Eloge de la complexité
L’agriculture biodynamique s’inscrit donc à l’inverse de l’approche mécanico-chimique du vivant. Elle considère qu’animaux, végétaux et êtres humains échangent des informations primordiales à un niveau subtil, ainsi qu’avec la terre et les astres. « D’où l’intérêt de la diversité, et le refus de la spécialisation. Les fumures organiques indispensables pour fertiliser les sols doivent être produites localement, car elles contribuent à l’ambiance harmonieuse du lieu. » L’idée est de stimuler le vivant en favorisant les interactions, et les préparations biodynamiques permettent de corriger les éventuels déséquilibres. Les images de systèmes racinaires de haricots fertilisés en conventionnel, en agriculture biologique et en biodynamie sont parlantes, avec une exploration racinaire complètement différente. Dans le premier cas, seuls les 30 cm du sol sont utilisés, alors que dans le troisième, le chevelu racinaire descend à plus d’un mètre.
La viticulture aussi
La vigne est un cas particulier à plusieurs titres. « C’est une culture pérenne qui a accumulé depuis 120 ans une cascade de problèmes, de maladies et de ravageurs, depuis le phylloxera jusqu’à la flavescence dorée, en passant par le mildiou, l’oïdium, pour ne citer que les plus célèbres. C’est aujourd’hui une des cultures les plus traitées, avec les arbres fruitiers. » Or dans les grands vignobles se développe depuis quelques années un véritable courant biodynamique. Des domaines renommés du Bordelais, de Bourgogne ou d’Alsace ont déjà fait le pas et tourné le dos aux engrais de synthèse et surtout aux molécules antifongiques et insecticides.

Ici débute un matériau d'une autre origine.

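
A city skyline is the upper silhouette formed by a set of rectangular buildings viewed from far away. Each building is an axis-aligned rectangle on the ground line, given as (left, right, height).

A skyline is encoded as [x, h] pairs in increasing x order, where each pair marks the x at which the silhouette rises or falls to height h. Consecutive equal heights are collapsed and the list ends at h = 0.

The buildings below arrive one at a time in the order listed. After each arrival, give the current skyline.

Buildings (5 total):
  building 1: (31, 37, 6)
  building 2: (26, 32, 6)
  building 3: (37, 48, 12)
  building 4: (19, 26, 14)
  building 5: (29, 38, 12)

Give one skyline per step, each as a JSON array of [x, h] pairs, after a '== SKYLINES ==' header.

== SKYLINES ==
[[31,6],[37,0]]
[[26,6],[37,0]]
[[26,6],[37,12],[48,0]]
[[19,14],[26,6],[37,12],[48,0]]
[[19,14],[26,6],[29,12],[48,0]]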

François Duvivier, vigneron bourguignon, a témoigné dans ce sens. « Je conçois mon métier de viticulteur comme l’accompagnement d’un processus de fermentation, sans ajouts chimiques ni processus physique brutal (comme le refroidissement des cuves). Dès la première année d’essai j’ai observé des résultats spectaculaires avec la biodynamie, sur l’enracinement des adventices dans la vigne par exemple, sur l’odeur de la terre, la tenue des tiges au moment de la taille. C’est une organisation du travail un peu différente, pour respecter le rythme de la nature, mais l’équipe apprécie aujourd’hui de pouvoir se balader dans les vignes sans attendre un délai de 24 ou 48 h, de manipuler les préparations sans utiliser un scaphandre ! » Même les quantités de sulfate de cuivre peuvent être progressivement réduites, ramenées à moins de trois kg de cuivre épandu à l’hectare par an.